Despite presence of circulating retina-specific T cells in healthy individuals, ocular immune privilege usually averts development of autoimmune uveitis. To study the breakdown of immune privilege and development of disease, we generated transgenic (Tg) mice that express a T cell receptor (TCR) specific for interphotoreceptor retinoid-binding protein (IRBP), which serves as an autoimmune target in uveitis induced by immunization. Three lines of TCR Tg mice, with different levels of expression of the transgenic R161 TCR and different proportions of IRBP-specific CD4+ T cells in their peripheral repertoire, were successfully established. Importantly, two of the lines rapidly developed spontaneous uveitis, reaching 100% incidence by 2 and 3 months of age, respectively, whereas the third appeared “poised” and only developed appreciable disease upon immune perturbation.

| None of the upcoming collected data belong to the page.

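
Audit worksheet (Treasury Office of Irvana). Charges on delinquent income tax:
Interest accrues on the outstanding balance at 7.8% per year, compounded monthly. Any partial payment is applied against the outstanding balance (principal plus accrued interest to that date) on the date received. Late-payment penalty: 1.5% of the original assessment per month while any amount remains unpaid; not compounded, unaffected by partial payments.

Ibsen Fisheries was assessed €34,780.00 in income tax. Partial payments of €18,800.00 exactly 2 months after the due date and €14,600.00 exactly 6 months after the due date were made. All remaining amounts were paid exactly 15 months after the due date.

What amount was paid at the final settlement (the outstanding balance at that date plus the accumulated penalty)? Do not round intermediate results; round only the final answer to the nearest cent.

Monthly rate = 7.8% ÷ 12 = 0.65%
Balance at month 2: €34,780.0000 × (1 + 0.0065)^2 = €35,233.6095…
After €18,800.00 payment: €35,233.6095… − €18,800.00 = €16,433.6095…
Balance at month 6: €16,433.6095… × (1 + 0.0065)^4 = €16,865.0673…
After €14,600.00 payment: €16,865.0673… − €14,600.00 = €2,265.0673…
Balance at month 15: €2,265.0673… × (1 + 0.0065)^9 = €2,401.0717…
Penalty: 15 × 1.5% × €34,780.00 = €7,825.50
Final settlement = outstanding balance + penalty = €2,401.0717… + €7,825.50 = €10,226.57

€10,226.57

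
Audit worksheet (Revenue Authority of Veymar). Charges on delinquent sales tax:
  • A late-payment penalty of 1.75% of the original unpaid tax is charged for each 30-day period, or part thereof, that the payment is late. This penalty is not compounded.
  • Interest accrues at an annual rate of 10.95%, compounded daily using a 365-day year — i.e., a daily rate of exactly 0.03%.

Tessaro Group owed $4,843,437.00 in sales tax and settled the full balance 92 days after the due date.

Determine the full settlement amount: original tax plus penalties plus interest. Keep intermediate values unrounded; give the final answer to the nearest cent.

Penalty periods: ⌈92/30⌉ = 4; penalty = 4 × 1.75% × $4,843,437.00 = $339,040.59
Interest: $4,843,437.00 × ((1 + 0.0003)^92 − 1) = $4,843,437.00 × 0.02798015… = $135,520.1103…
Total = $4,843,437.00 + $339,040.5900 + $135,520.1103… = $5,317,997.70

$5,317,997.70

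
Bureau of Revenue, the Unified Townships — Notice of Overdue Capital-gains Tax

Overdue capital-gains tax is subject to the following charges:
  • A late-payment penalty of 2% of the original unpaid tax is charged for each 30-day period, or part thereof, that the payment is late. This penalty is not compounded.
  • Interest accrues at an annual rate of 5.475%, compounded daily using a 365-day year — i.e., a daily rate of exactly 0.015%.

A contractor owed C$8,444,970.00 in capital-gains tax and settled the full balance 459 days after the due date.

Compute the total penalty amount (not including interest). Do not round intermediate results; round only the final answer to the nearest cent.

Penalty periods: ⌈459/30⌉ = 16; penalty = 16 × 2% × C$8,444,970.00 = C$2,702,390.40

C$2,702,390.40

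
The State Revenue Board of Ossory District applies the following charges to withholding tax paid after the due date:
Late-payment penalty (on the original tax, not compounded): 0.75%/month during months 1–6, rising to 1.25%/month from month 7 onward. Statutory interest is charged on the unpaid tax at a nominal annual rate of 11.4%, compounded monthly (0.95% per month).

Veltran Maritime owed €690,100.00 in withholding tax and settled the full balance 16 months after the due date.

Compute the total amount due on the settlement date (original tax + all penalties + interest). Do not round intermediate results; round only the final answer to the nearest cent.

€920,127.79

Penalty, months 1–6: 6 × 0.75% × €690,100.00 = €31,054.50
Penalty, months 7–16: 10 × 1.25% × €690,100.00 = €86,262.50
Interest: €690,100.00 × ((1 + 0.0095)^16 − 1) = €690,100.00 × 0.1633253… = €112,710.7881…
Total = €690,100.00 + €117,317.0000 + €112,710.7881… = €920,127.79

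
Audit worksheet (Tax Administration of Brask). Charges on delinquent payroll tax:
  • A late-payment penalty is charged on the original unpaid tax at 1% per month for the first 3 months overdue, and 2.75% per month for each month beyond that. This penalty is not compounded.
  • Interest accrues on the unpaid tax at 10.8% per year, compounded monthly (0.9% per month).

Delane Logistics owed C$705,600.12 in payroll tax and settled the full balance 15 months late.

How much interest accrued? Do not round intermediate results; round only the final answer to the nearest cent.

C$101,497.64

Interest: C$705,600.12 × ((1 + 0.009)^15 − 1) = C$705,600.12 × 0.1438458… = C$101,497.6355…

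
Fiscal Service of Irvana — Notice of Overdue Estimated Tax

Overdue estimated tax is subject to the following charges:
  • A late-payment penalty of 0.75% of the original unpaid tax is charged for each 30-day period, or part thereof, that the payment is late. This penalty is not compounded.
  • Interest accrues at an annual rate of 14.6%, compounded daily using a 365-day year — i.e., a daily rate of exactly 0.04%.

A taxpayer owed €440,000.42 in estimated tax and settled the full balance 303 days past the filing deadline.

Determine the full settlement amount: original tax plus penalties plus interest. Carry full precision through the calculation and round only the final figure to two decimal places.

Penalty periods: ⌈303/30⌉ = 11; penalty = 11 × 0.75% × €440,000.42 = €36,300.03…
Interest: €440,000.42 × ((1 + 0.0004)^303 − 1) = €440,000.42 × 0.12882330… = €56,682.3080…
Total = €440,000.42 + €36,300.0347… + €56,682.3080… = €532,982.76

€532,982.76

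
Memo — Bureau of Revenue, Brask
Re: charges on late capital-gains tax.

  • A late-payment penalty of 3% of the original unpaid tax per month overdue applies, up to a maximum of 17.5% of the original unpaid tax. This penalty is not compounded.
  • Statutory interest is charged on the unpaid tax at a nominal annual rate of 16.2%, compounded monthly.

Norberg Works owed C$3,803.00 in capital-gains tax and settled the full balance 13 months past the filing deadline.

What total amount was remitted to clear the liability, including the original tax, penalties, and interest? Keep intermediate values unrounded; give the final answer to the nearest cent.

Penalty (uncapped): 13 × 3% × C$3,803.00 = C$1,483.17; cap = 17.5% × C$3,803.00 = C$665.53… → penalty = C$665.53…
Interest (16.2%/yr ÷ 12 = 1.35%/month): C$3,803.00 × ((1 + 0.0135)^13 − 1) = C$724.2566…
Total = C$3,803.00 + C$665.5250 + C$724.2566… = C$5,192.78

C$5,192.78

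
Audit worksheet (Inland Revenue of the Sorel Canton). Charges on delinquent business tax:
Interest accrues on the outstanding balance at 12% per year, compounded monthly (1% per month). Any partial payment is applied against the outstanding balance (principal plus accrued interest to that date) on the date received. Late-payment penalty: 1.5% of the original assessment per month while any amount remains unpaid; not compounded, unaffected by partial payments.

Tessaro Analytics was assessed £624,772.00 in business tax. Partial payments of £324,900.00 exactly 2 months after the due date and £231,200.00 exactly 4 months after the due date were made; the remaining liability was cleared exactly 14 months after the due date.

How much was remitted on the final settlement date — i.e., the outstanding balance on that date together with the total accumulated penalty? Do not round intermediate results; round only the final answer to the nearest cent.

Balance at month 2: £624,772.0000 × (1 + 0.01)^2 = £637,329.9172
After £324,900.00 payment: £637,329.9172 − £324,900.00 = £312,429.9172
Balance at month 4: £312,429.9172 × (1 + 0.01)^2 = £318,709.7585…
After £231,200.00 payment: £318,709.7585… − £231,200.00 = £87,509.7585…
Balance at month 14: £87,509.7585… × (1 + 0.01)^10 = £96,665.2155…
Penalty: 14 × 1.5% × £624,772.00 = £131,202.12
Final settlement = outstanding balance + penalty = £96,665.2155… + £131,202.12 = £227,867.34

£227,867.34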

Susceptibility roughly paralleled expression of the R161 TCR. In all three lines, peripheral CD4+ T cells displayed a naïve phenotype, but proliferated in vitro in response to IRBP and elicited uveitis upon adoptive transfer. In contrast, CD4+ T cells infiltrating uveitic eyes mostly showed an effector/memory phenotype, and included Th1, Th17 as well as T regulatory cells that appeared to have been peripherally converted from conventional CD4+ T cells rather than thymically derived. Thus, R161 mice provide a new and valuable model of spontaneous autoimmune disease that circumvents the limitations of active immunization and adjuvants, and allows to study basic mechanisms involved in maintenance and breakdown of immune homeostasis affecting immunologically privileged sites such as the eye.